Gallbladder Wall Thickness

  • Mean GBWT (benign): 5.2 ± 8 mm.
  • Mean GBWT (malignant): 12.4 ± 6 mm (p < 0.001).

 

ROC Analysis

  • Optimal cutoff: 10 mm.
  • Sensitivity: 82.3%.
  • Specificity: 88.1%.
  • AUC: 0.91 (excellent diagnostic accuracy).

 

False Positives/Negatives

  • False positives: mostly XGC (radiologically indistinguishable).
  • False negatives: early GBC with subtle thickening.
DISCUSSION

This study highlights the significance of gallbladder wall thickness (GBWT) as a predictive marker of malignancy in an endemic region.

 

Correlation with Literature

Our findings are consistent with earlier Indian studies (Nundy et al., Kapoor et al.) which demonstrated that wall thickness >10 mm is highly suggestive of malignancy.
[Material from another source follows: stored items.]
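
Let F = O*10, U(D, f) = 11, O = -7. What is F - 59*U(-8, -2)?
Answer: -719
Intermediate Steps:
F = -70 (F = -7*10 = -70)
F - 59*U(-8, -2) = -70 - 59*11 = -70 - 649 = -719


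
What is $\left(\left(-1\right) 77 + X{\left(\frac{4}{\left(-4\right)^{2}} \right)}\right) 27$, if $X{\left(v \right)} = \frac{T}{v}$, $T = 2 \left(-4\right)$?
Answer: $-2943$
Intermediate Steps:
$T = -8$
$X{\left(v \right)} = - \frac{8}{v}$
$\left(\left(-1\right) 77 + X{\left(\frac{4}{\left(-4\right)^{2}} \right)}\right) 27 = \left(\left(-1\right) 77 - \frac{8}{4 \frac{1}{\left(-4\right)^{2}}}\right) 27 = \left(-77 - \frac{8}{4 \cdot \frac{1}{16}}\right) 27 = \left(-77 - 8 \frac{1}{\frac{1}{4}}\right) 27 = \left(-77 - 32\right) 27 = \left(-109\right) 27 = -2943$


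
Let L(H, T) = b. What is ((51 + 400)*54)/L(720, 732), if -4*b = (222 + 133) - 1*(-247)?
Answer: -48708/301 ≈ -161.82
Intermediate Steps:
b = -301/2 (b = -((222 + 133) - 1*(-247))/4 = -(355 + 247)/4 = -1/4*602 = -301/2 ≈ -150.50)
L(H, T) = -301/2
((51 + 400)*54)/L(720, 732) = ((51 + 400)*54)/(-301/2) = (451*54)*(-2/301) = 24354*(-2/301) = -48708/301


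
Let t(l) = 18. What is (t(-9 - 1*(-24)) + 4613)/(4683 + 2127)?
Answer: 4631/6810 ≈ 0.68003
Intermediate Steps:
(t(-9 - 1*(-24)) + 4613)/(4683 + 2127) = (18 + 4613)/(4683 + 2127) = 4631/6810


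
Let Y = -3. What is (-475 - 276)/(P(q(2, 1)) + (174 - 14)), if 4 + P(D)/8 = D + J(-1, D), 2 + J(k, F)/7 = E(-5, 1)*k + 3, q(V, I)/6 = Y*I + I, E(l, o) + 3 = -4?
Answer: -751/480 ≈ -1.5646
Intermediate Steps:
E(l, o) = -7 (E(l, o) = -3 - 4 = -7)
q(V, I) = -12*I (q(V, I) = 6*(-3*I + I) = 6*(-2*I) = -12*I)
J(k, F) = 7 - 49*k (J(k, F) = -14 + 7*(-7*k + 3) = -14 + 7*(3 - 7*k) = -14 + (21 - 49*k) = 7 - 49*k)
P(D) = 416 + 8*D (P(D) = -32 + 8*(D + (7 - 49*(-1))) = -32 + 8*(D + (7 + 49)) = -32 + 8*(D + 56) = -32 + 8*(56 + D) = -32 + (448 + 8*D) = 416 + 8*D)
(-475 - 276)/(P(q(2, 1)) + (174 - 14)) = (-475 - 276)/((416 + 8*(-12*1)) + (174 - 14)) = -751/((416 + 8*(-12)) + 160) = -751/((416 - 96) + 160) = -751/(320 + 160) = -751/480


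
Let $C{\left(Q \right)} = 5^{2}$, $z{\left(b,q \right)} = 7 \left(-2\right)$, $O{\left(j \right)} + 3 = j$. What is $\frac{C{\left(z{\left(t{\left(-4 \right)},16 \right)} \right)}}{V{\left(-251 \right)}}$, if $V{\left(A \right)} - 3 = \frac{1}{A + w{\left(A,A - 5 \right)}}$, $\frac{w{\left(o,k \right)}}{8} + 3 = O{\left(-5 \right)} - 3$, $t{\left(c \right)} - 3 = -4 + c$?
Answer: $\frac{9075}{1088} \approx 8.341$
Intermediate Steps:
$O{\left(j \right)} = -3 + j$
$t{\left(c \right)} = -1 + c$ ($t{\left(c \right)} = 3 + \left(-4 + c\right) = -1 + c$)
$w{\left(o,k \right)} = -112$ ($w{\left(o,k \right)} = -24 + 8 \left(\left(-3 - 5\right) - 3\right) = -24 + 8 \left(-8 - 3\right) = -24 + 8 \left(-11\right) = -24 - 88 = -112$)
$z{\left(b,q \right)} = -14$
$C{\left(Q \right)} = 25$
$V{\left(A \right)} = 3 + \frac{1}{-112 + A}$ ($V{\left(A \right)} = 3 + \frac{1}{A - 112} = 3 + \frac{1}{-112 + A}$)
$\frac{C{\left(z{\left(t{\left(-4 \right)},16 \right)} \right)}}{V{\left(-251 \right)}} = \frac{25}{\frac{1}{-112 - 251} \left(-335 + 3 \left(-251\right)\right)} = \frac{25}{\frac{1}{-363} \left(-335 - 753\right)} = \frac{25}{\left(- \frac{1}{363}\right) \left(-1088\right)} = \frac{25}{\frac{1088}{363}} = 25 \cdot \frac{363}{1088} = \frac{9075}{1088}$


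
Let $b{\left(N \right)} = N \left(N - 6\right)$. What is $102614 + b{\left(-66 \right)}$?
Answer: $107366$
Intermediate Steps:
$b{\left(N \right)} = N \left(-6 + N\right)$ ($b{\left(N \right)} = N \left(N - 6\right) = N \left(-6 + N\right)$)
$102614 + b{\left(-66 \right)} = 102614 - 66 \left(-6 - 66\right) = 102614 - -4752 = 102614 + 4752 = 107366$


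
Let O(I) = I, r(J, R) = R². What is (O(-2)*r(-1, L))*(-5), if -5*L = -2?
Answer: 8/5 ≈ 1.6000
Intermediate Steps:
L = ⅖ (L = -⅕*(-2) = ⅖ ≈ 0.40000)
(O(-2)*r(-1, L))*(-5) = -2*(⅖)²*(-5) = -2*4/25*(-5) = -8/25*(-5) = 8/5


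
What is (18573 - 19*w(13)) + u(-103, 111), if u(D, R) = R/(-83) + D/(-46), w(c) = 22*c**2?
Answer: -198795999/3818 ≈ -52068.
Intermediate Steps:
u(D, R) = -D/46 - R/83 (u(D, R) = R*(-1/83) + D*(-1/46) = -R/83 - D/46 = -D/46 - R/83)
(18573 - 19*w(13)) + u(-103, 111) = (18573 - 418*13**2) + (-1/46*(-103) - 1/83*111) = (18573 - 418*169) + (103/46 - 111/83) = (18573 - 19*3718) + 3443/3818 = (18573 - 70642) + 3443/3818 = -52069 + 3443/3818 = -198795999/3818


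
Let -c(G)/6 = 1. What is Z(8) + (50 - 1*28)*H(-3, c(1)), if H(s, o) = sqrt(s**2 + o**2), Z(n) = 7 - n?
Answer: -1 + 66*sqrt(5) ≈ 146.58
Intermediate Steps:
c(G) = -6 (c(G) = -6*1 = -6)
H(s, o) = sqrt(o**2 + s**2)
Z(8) + (50 - 1*28)*H(-3, c(1)) = (7 - 1*8) + (50 - 1*28)*sqrt((-6)**2 + (-3)**2) = (7 - 8) + (50 - 28)*sqrt(36 + 9) = -1 + 22*sqrt(45) = -1 + 22*(3*sqrt(5)) = -1 + 66*sqrt(5)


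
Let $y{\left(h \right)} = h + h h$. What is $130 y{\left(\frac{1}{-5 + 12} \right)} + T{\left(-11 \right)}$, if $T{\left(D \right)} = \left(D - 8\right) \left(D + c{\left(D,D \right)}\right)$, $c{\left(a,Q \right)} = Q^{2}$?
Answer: $- \frac{101370}{49} \approx -2068.8$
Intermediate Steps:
$T{\left(D \right)} = \left(-8 + D\right) \left(D + D^{2}\right)$ ($T{\left(D \right)} = \left(D - 8\right) \left(D + D^{2}\right) = \left(-8 + D\right) \left(D + D^{2}\right)$)
$y{\left(h \right)} = h + h^{2}$
$130 y{\left(\frac{1}{-5 + 12} \right)} + T{\left(-11 \right)} = 130 \frac{1 + \frac{1}{-5 + 12}}{-5 + 12} - 11 \left(-8 + \left(-11\right)^{2} - -77\right) = 130 \frac{1 + \frac{1}{7}}{7} - 11 \left(-8 + 121 + 77\right) = 130 \frac{1 + \frac{1}{7}}{7} - 2090 = 130 \cdot \frac{1}{7} \cdot \frac{8}{7} - 2090 = 130 \cdot \frac{8}{49} - 2090 = \frac{1040}{49} - 2090 = - \frac{101370}{49}$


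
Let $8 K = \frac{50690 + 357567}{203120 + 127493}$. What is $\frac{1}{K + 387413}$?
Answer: $\frac{2644904}{1024670601609} \approx 2.5812 \cdot 10^{-6}$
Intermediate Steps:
$K = \frac{408257}{2644904}$ ($K = \frac{\left(50690 + 357567\right) \frac{1}{203120 + 127493}}{8} = \frac{408257 \cdot \frac{1}{330613}}{8} = \frac{1}{8} \cdot \frac{408257}{330613} = \frac{408257}{2644904} \approx 0.15436$)
$\frac{1}{K + 387413} = \frac{1}{\frac{408257}{2644904} + 387413} = \frac{1}{\frac{1024670601609}{2644904}} = \frac{2644904}{1024670601609}$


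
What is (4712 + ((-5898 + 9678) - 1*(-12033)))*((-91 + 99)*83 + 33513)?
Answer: 701482925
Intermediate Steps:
(4712 + ((-5898 + 9678) - 1*(-12033)))*((-91 + 99)*83 + 33513) = (4712 + (3780 + 12033))*(8*83 + 33513) = (4712 + 15813)*(664 + 33513) = 20525*34177 = 701482925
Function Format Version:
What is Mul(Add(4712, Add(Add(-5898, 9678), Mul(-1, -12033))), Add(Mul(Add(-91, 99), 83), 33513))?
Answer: 701482925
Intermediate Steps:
Mul(Add(4712, Add(Add(-5898, 9678), Mul(-1, -12033))), Add(Mul(Add(-91, 99), 83), 33513)) = Mul(Add(4712, Add(3780, 12033)), Add(Mul(8, 83), 33513)) = Mul(Add(4712, 15813), Add(664, 33513)) = Mul(20525, 34177) = 701482925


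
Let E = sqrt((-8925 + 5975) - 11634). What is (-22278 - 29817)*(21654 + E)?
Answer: -1128065130 - 104190*I*sqrt(3646) ≈ -1.1281e+9 - 6.2912e+6*I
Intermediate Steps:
E = 2*I*sqrt(3646) (E = sqrt(-2950 - 11634) = sqrt(-14584) = 2*I*sqrt(3646) ≈ 120.76*I)
(-22278 - 29817)*(21654 + E) = (-22278 - 29817)*(21654 + 2*I*sqrt(3646)) = -52095*(21654 + 2*I*sqrt(3646)) = -1128065130 - 104190*I*sqrt(3646)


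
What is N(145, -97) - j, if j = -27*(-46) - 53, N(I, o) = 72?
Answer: -1117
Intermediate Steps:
j = 1189 (j = 1242 - 53 = 1189)
N(145, -97) - j = 72 - 1*1189 = 72 - 1189 = -1117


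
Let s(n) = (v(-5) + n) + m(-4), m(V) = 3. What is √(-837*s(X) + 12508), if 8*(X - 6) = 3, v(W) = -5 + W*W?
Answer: I*√193262/4 ≈ 109.9*I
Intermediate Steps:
v(W) = -5 + W²
X = 51/8 (X = 6 + (⅛)*3 = 6 + 3/8 = 51/8 ≈ 6.3750)
s(n) = 23 + n (s(n) = ((-5 + (-5)²) + n) + 3 = ((-5 + 25) + n) + 3 = (20 + n) + 3 = 23 + n)
√(-837*s(X) + 12508) = √(-837*(23 + 51/8) + 12508) = √(-837*235/8 + 12508) = √(-196695/8 + 12508) = √(-96631/8) = I*√193262/4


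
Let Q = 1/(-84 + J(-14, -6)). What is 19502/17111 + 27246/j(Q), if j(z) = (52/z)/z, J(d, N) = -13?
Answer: 5003955421/4185932374 ≈ 1.1954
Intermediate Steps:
Q = -1/97 (Q = 1/(-84 - 13) = 1/(-97) = -1/97 ≈ -0.010309)
j(z) = 52/z²
19502/17111 + 27246/j(Q) = 19502/17111 + 27246/((52/(-1/97)²)) = 19502*(1/17111) + 27246/((52*9409)) = 19502/17111 + 27246/489268 = 19502/17111 + 27246*(1/489268) = 19502/17111 + 13623/244634 = 5003955421/4185932374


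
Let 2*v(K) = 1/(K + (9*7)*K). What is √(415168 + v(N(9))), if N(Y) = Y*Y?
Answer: 5*√344356946/144 ≈ 644.33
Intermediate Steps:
N(Y) = Y²
v(K) = 1/(128*K) (v(K) = 1/(2*(K + (9*7)*K)) = 1/(2*(K + 63*K)) = 1/(2*((64*K))) = (1/(64*K))/2 = 1/(128*K))
√(415168 + v(N(9))) = √(415168 + 1/(128*(9²))) = √(415168 + (1/128)/81) = √(415168 + (1/128)*(1/81)) = √(415168 + 1/10368) = √(4304461825/10368) = 5*√344356946/144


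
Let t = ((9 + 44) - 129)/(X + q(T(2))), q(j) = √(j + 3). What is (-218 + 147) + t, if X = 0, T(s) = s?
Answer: -71 - 76*√5/5 ≈ -104.99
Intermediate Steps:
q(j) = √(3 + j)
t = -76*√5/5 (t = ((9 + 44) - 129)/(0 + √(3 + 2)) = (53 - 129)/(0 + √5) = -76*√5/5 ≈ -33.988)
(-218 + 147) + t = (-218 + 147) - 76*√5/5 = -71 - 76*√5/5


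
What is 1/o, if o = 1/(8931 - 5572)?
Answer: 3359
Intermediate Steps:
o = 1/3359 ≈ 0.00029771
1/o = 1/(1/3359) = 3359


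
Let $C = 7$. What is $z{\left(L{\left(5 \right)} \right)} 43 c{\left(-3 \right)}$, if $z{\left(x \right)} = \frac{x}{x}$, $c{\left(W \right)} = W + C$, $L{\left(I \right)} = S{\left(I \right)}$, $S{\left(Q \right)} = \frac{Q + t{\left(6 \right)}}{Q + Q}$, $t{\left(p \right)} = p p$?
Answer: $172$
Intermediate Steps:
$t{\left(p \right)} = p^{2}$
$S{\left(Q \right)} = \frac{36 + Q}{2 Q}$ ($S{\left(Q \right)} = \frac{Q + 6^{2}}{Q + Q} = \frac{Q + 36}{2 Q} = \left(36 + Q\right) \frac{1}{2 Q} = \frac{36 + Q}{2 Q}$)
$L{\left(I \right)} = \frac{36 + I}{2 I}$
$c{\left(W \right)} = 7 + W$ ($c{\left(W \right)} = W + 7 = 7 + W$)
$z{\left(x \right)} = 1$
$z{\left(L{\left(5 \right)} \right)} 43 c{\left(-3 \right)} = 1 \cdot 43 \left(7 - 3\right) = 43 \cdot 4 = 172$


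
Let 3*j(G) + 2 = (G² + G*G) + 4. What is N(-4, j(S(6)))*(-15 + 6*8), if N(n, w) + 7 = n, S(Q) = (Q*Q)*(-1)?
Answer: -363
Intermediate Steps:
S(Q) = -Q² (S(Q) = Q²*(-1) = -Q²)
j(G) = ⅔ + 2*G²/3 (j(G) = -⅔ + ((G² + G*G) + 4)/3 = -⅔ + ((G² + G²) + 4)/3 = -⅔ + (2*G² + 4)/3 = -⅔ + (4 + 2*G²)/3 = -⅔ + (4/3 + 2*G²/3) = ⅔ + 2*G²/3)
N(n, w) = -7 + n
N(-4, j(S(6)))*(-15 + 6*8) = (-7 - 4)*(-15 + 6*8) = -11*(-15 + 48) = -11*33 = -363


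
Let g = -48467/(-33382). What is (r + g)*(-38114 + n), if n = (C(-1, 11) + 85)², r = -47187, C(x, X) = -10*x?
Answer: 45819479212063/33382 ≈ 1.3726e+9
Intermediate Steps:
g = 48467/33382 (g = -48467*(-1/33382) = 48467/33382 ≈ 1.4519)
n = 9025 (n = (-10*(-1) + 85)² = (10 + 85)² = 95² = 9025)
(r + g)*(-38114 + n) = (-47187 + 48467/33382)*(-38114 + 9025) = -1575147967/33382*(-29089) = 45819479212063/33382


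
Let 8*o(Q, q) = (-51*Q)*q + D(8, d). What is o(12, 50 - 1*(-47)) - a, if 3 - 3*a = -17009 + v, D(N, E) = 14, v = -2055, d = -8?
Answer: -165293/12 ≈ -13774.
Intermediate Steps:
a = 19067/3 (a = 1 - (-17009 - 2055)/3 = 1 - ⅓*(-19064) = 1 + 19064/3 = 19067/3 ≈ 6355.7)
o(Q, q) = 7/4 - 51*Q*q/8 (o(Q, q) = ((-51*Q)*q + 14)/8 = (-51*Q*q + 14)/8 = (14 - 51*Q*q)/8 = 7/4 - 51*Q*q/8)
o(12, 50 - 1*(-47)) - a = (7/4 - 51/8*12*(50 - 1*(-47))) - 1*19067/3 = (7/4 - 51/8*12*(50 + 47)) - 19067/3 = (7/4 - 51/8*12*97) - 19067/3 = (7/4 - 14841/2) - 19067/3 = -29675/4 - 19067/3 = -165293/12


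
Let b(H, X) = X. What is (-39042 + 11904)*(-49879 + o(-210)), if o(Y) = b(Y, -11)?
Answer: 1353914820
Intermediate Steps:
o(Y) = -11
(-39042 + 11904)*(-49879 + o(-210)) = (-39042 + 11904)*(-49879 - 11) = -27138*(-49890) = 1353914820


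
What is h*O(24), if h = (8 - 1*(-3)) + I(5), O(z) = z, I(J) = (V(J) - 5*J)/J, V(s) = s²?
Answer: 264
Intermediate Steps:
I(J) = (J² - 5*J)/J
h = 11 (h = (8 - 1*(-3)) + (-5 + 5) = (8 + 3) + 0 = 11 + 0 = 11)
h*O(24) = 11*24 = 264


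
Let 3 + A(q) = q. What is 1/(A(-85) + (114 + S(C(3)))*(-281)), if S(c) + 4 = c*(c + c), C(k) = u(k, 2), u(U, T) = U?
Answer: -1/36056 ≈ -2.7735e-5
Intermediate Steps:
A(q) = -3 + q
C(k) = k
S(c) = -4 + 2*c² (S(c) = -4 + c*(c + c) = -4 + c*(2*c) = -4 + 2*c²)
1/(A(-85) + (114 + S(C(3)))*(-281)) = 1/((-3 - 85) + (114 + (-4 + 2*3²))*(-281)) = 1/(-88 + (114 + (-4 + 2*9))*(-281)) = 1/(-88 + (114 + (-4 + 18))*(-281)) = 1/(-88 + (114 + 14)*(-281)) = 1/(-88 + 128*(-281)) = 1/(-88 - 35968) = 1/(-36056) = -1/36056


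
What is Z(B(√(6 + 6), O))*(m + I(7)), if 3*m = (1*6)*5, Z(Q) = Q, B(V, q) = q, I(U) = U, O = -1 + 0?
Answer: -17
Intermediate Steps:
O = -1
m = 10 (m = ((1*6)*5)/3 = (6*5)/3 = (⅓)*30 = 10)
Z(B(√(6 + 6), O))*(m + I(7)) = -(10 + 7) = -1*17 = -17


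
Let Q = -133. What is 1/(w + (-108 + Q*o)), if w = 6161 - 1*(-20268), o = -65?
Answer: 1/34966 ≈ 2.8599e-5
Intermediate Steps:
w = 26429 (w = 6161 + 20268 = 26429)
1/(w + (-108 + Q*o)) = 1/(26429 + (-108 - 133*(-65))) = 1/(26429 + (-108 + 8645)) = 1/(26429 + 8537) = 1/34966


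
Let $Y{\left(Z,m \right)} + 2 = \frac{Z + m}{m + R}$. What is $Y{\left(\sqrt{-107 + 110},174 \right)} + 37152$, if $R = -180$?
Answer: $37121 - \frac{\sqrt{3}}{6} \approx 37121.0$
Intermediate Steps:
$Y{\left(Z,m \right)} = -2 + \frac{Z + m}{-180 + m}$ ($Y{\left(Z,m \right)} = -2 + \frac{Z + m}{m - 180} = -2 + \frac{Z + m}{-180 + m}$)
$Y{\left(\sqrt{-107 + 110},174 \right)} + 37152 = \frac{360 + \sqrt{-107 + 110} - 174}{-180 + 174} + 37152 = \frac{360 + \sqrt{3} - 174}{-6} + 37152 = - \frac{186 + \sqrt{3}}{6} + 37152 = \left(-31 - \frac{\sqrt{3}}{6}\right) + 37152 = 37121 - \frac{\sqrt{3}}{6}$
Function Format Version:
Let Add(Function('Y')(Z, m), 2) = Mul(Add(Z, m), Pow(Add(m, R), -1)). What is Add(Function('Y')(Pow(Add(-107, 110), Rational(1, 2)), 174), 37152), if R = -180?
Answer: Add(37121, Mul(Rational(-1, 6), Pow(3, Rational(1, 2)))) ≈ 37121.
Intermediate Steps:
Function('Y')(Z, m) = Add(-2, Mul(Pow(Add(-180, m), -1), Add(Z, m))) (Function('Y')(Z, m) = Add(-2, Mul(Add(Z, m), Pow(Add(m, -180), -1))) = Add(-2, Mul(Add(Z, m), Pow(Add(-180, m), -1))) = Add(-2, Mul(Pow(Add(-180, m), -1), Add(Z, m))))
Add(Function('Y')(Pow(Add(-107, 110), Rational(1, 2)), 174), 37152) = Add(Mul(Pow(Add(-180, 174), -1), Add(360, Pow(Add(-107, 110), Rational(1, 2)), Mul(-1, 174))), 37152) = Add(Mul(Pow(-6, -1), Add(360, Pow(3, Rational(1, 2)), -174)), 37152) = Add(Mul(Rational(-1, 6), Add(186, Pow(3, Rational(1, 2)))), 37152) = Add(Add(-31, Mul(Rational(-1, 6), Pow(3, Rational(1, 2)))), 37152) = Add(37121, Mul(Rational(-1, 6), Pow(3, Rational(1, 2))))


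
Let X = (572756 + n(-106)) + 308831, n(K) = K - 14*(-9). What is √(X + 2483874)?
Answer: √3365481 ≈ 1834.5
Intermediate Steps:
n(K) = 126 + K (n(K) = K + 126 = 126 + K)
X = 881607 (X = (572756 + (126 - 106)) + 308831 = (572756 + 20) + 308831 = 572776 + 308831 = 881607)
√(X + 2483874) = √(881607 + 2483874) = √3365481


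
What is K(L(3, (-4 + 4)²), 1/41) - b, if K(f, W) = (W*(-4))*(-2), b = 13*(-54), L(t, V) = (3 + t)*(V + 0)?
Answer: 28790/41 ≈ 702.20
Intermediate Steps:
L(t, V) = V*(3 + t) (L(t, V) = (3 + t)*V = V*(3 + t))
b = -702
K(f, W) = 8*W (K(f, W) = -4*W*(-2) = 8*W)
K(L(3, (-4 + 4)²), 1/41) - b = 8/41 - 1*(-702) = 8*(1/41) + 702 = 8/41 + 702 = 28790/41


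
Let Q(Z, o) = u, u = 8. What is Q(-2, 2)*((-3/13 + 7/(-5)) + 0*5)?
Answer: -848/65 ≈ -13.046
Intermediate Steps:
Q(Z, o) = 8
Q(-2, 2)*((-3/13 + 7/(-5)) + 0*5) = 8*((-3/13 + 7/(-5)) + 0*5) = 8*((-3*1/13 + 7*(-⅕)) + 0) = 8*((-3/13 - 7/5) + 0) = 8*(-106/65 + 0) = 8*(-106/65) = -848/65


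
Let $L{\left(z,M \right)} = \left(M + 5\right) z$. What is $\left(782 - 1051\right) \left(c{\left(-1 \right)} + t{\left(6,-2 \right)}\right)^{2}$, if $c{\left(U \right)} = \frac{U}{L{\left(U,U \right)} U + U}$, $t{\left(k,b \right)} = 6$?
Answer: $- \frac{77741}{9} \approx -8637.9$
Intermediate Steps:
$L{\left(z,M \right)} = z \left(5 + M\right)$ ($L{\left(z,M \right)} = \left(5 + M\right) z = z \left(5 + M\right)$)
$c{\left(U \right)} = \frac{U}{U + U^{2} \left(5 + U\right)}$ ($c{\left(U \right)} = \frac{U}{U \left(5 + U\right) U + U} = \frac{U}{U^{2} \left(5 + U\right) + U} = \frac{U}{U + U^{2} \left(5 + U\right)}$)
$\left(782 - 1051\right) \left(c{\left(-1 \right)} + t{\left(6,-2 \right)}\right)^{2} = \left(782 - 1051\right) \left(\frac{1}{1 - \left(5 - 1\right)} + 6\right)^{2} = - 269 \left(\frac{1}{1 - 4} + 6\right)^{2} = - 269 \left(\frac{1}{-3} + 6\right)^{2} = - 269 \left(- \frac{1}{3} + 6\right)^{2} = - 269 \left(\frac{17}{3}\right)^{2} = \left(-269\right) \frac{289}{9} = - \frac{77741}{9}$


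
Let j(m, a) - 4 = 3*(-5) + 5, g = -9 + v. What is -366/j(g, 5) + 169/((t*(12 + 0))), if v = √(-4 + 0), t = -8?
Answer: 5687/96 ≈ 59.240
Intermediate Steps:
v = 2*I (v = √(-4) = 2*I ≈ 2.0*I)
g = -9 + 2*I ≈ -9.0 + 2.0*I
j(m, a) = -6 (j(m, a) = 4 + (3*(-5) + 5) = 4 + (-15 + 5) = 4 - 10 = -6)
-366/j(g, 5) + 169/((t*(12 + 0))) = -366/(-6) + 169/((-8*(12 + 0))) = -366*(-⅙) + 169/((-8*12)) = 61 + 169/(-96) = 61 + 169*(-1/96) = 61 - 169/96 = 5687/96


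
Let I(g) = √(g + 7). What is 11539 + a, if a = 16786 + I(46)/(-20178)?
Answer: 28325 - √53/20178 ≈ 28325.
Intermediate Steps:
I(g) = √(7 + g)
a = 16786 - √53/20178 (a = 16786 + √(7 + 46)/(-20178) = 16786 + √53*(-1/20178) = 16786 - √53/20178 ≈ 16786.)
11539 + a = 11539 + (16786 - √53/20178) = 28325 - √53/20178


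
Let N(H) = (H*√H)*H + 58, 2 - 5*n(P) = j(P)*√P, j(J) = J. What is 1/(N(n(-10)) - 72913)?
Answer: -125/(9106875 - 4*√10*(1 + 5*I*√10)^(5/2)) ≈ -1.371e-5 + 1.1158e-8*I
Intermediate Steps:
n(P) = ⅖ - P^(3/2)/5 (n(P) = ⅖ - P*√P/5 = ⅖ - P^(3/2)/5)
N(H) = 58 + H^(5/2) (N(H) = H^(3/2)*H + 58 = H^(5/2) + 58 = 58 + H^(5/2))
1/(N(n(-10)) - 72913) = 1/((58 + (⅖ - (-2)*I*√10)^(5/2)) - 72913) = 1/((58 + (⅖ + 2*I*√10)^(5/2)) - 72913) = 1/(-72855 + (⅖ + 2*I*√10)^(5/2))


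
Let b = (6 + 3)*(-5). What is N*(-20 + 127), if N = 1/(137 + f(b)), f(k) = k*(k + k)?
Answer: 107/4187 ≈ 0.025555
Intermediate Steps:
b = -45 (b = 9*(-5) = -45)
f(k) = 2*k² (f(k) = k*(2*k) = 2*k²)
N = 1/4187 (N = 1/(137 + 2*(-45)²) = 1/(137 + 2*2025) = 1/(137 + 4050) = 1/4187 ≈ 0.00023883)
N*(-20 + 127) = (-20 + 127)/4187 = (1/4187)*107 = 107/4187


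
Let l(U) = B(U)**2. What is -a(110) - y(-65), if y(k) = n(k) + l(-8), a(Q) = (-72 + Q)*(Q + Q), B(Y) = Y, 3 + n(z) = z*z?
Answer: -12646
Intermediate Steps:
n(z) = -3 + z**2 (n(z) = -3 + z*z = -3 + z**2)
l(U) = U**2
a(Q) = 2*Q*(-72 + Q) (a(Q) = (-72 + Q)*(2*Q) = 2*Q*(-72 + Q))
y(k) = 61 + k**2 (y(k) = (-3 + k**2) + (-8)**2 = (-3 + k**2) + 64 = 61 + k**2)
-a(110) - y(-65) = -2*110*(-72 + 110) - (61 + (-65)**2) = -2*110*38 - (61 + 4225) = -1*8360 - 1*4286 = -8360 - 4286 = -12646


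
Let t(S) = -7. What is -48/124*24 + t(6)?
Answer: -505/31 ≈ -16.290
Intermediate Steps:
-48/124*24 + t(6) = -48/124*24 - 7 = -48*1/124*24 - 7 = -12/31*24 - 7 = -288/31 - 7 = -505/31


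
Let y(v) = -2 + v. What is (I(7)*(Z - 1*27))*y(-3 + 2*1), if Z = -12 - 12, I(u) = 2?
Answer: 306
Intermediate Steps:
Z = -24
(I(7)*(Z - 1*27))*y(-3 + 2*1) = (2*(-24 - 1*27))*(-2 + (-3 + 2*1)) = (2*(-24 - 27))*(-2 + (-3 + 2)) = (2*(-51))*(-2 - 1) = -102*(-3) = 306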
The sensitivity and specificity values in our study (82% and 88%) are comparable to international studies, underscoring the robustness of this parameter.

 

Clinical Relevance

  • Screening: In endemic regions, patients with marked GBWT (>10 mm) on routine USG should be considered high-risk.
  • Surgical Planning: Suspicious GBWT may warrant frozen section or extended resection at time of surgery.
  • Resource-Limited Settings: Since CT and MRI may not be available everywhere, USG-based markers like GBWT are invaluable.

 

Challenges

  • Overlap with XGC: Differentiation remains difficult, often requiring intraoperative assessment.
  • Operator Dependency: USG interpretation varies with radiologist expertise.
  • Need for Multimodal Assessment: GBWT should ideally be combined with other predictors (polyp size, mucosal irregularity, Doppler vascularity).

 

Limitations

  • Small sample size (n=76).
  • Single-center study.
  • Short follow-up; survival outcomes not assessed.

 

Future Directions

  • Larger multicenter trials to validate cutoff.
  • Integration with biochemical and molecular markers.
  • Role of elastography and contrast-enhanced USG in refining diagnosis.
CONCLUSION

Gallbladder wall thickness measured by ultrasonography is a valuable, non-invasive predictor of gallbladder malignancy. A cutoff of 10 mm demonstrated high sensitivity and specificity in distinguishing malignant from benign disease. While false positives (mainly XGC) remain a diagnostic challenge, the parameter holds strong promise as a screening tool in high-incidence regions like Northern India.

 

Incorporating GBWT into preoperative assessment may facilitate earlier detection, better surgical planning, and improved patient outcomes.

 

REFERENCES
  1. Nundy S, et al. Gallbladder carcinoma in India: epidemiology and management. Indian J Gastroenterol.
  2. Kapoor VK, et al. Role of ultrasonography in gallbladder cancer detection. HPB Surg.
  3. Levy AD, et al. Imaging of gallbladder carcinoma. Radiographics.
  4. Furuhashi N, et al. Gallbladder wall thickening and its clinical significance. World J Surg.
  5. Roa I, et al. Gallbladder carcinoma in Chile: clinicopathological features. Ann Surg.
  6. Wistuba II, et al. Molecular pathways in gallbladder carcinoma. Cancer.
  7. Shukla VK, et al. Epidemiology of gallbladder cancer in Northern India. J Surg Oncol.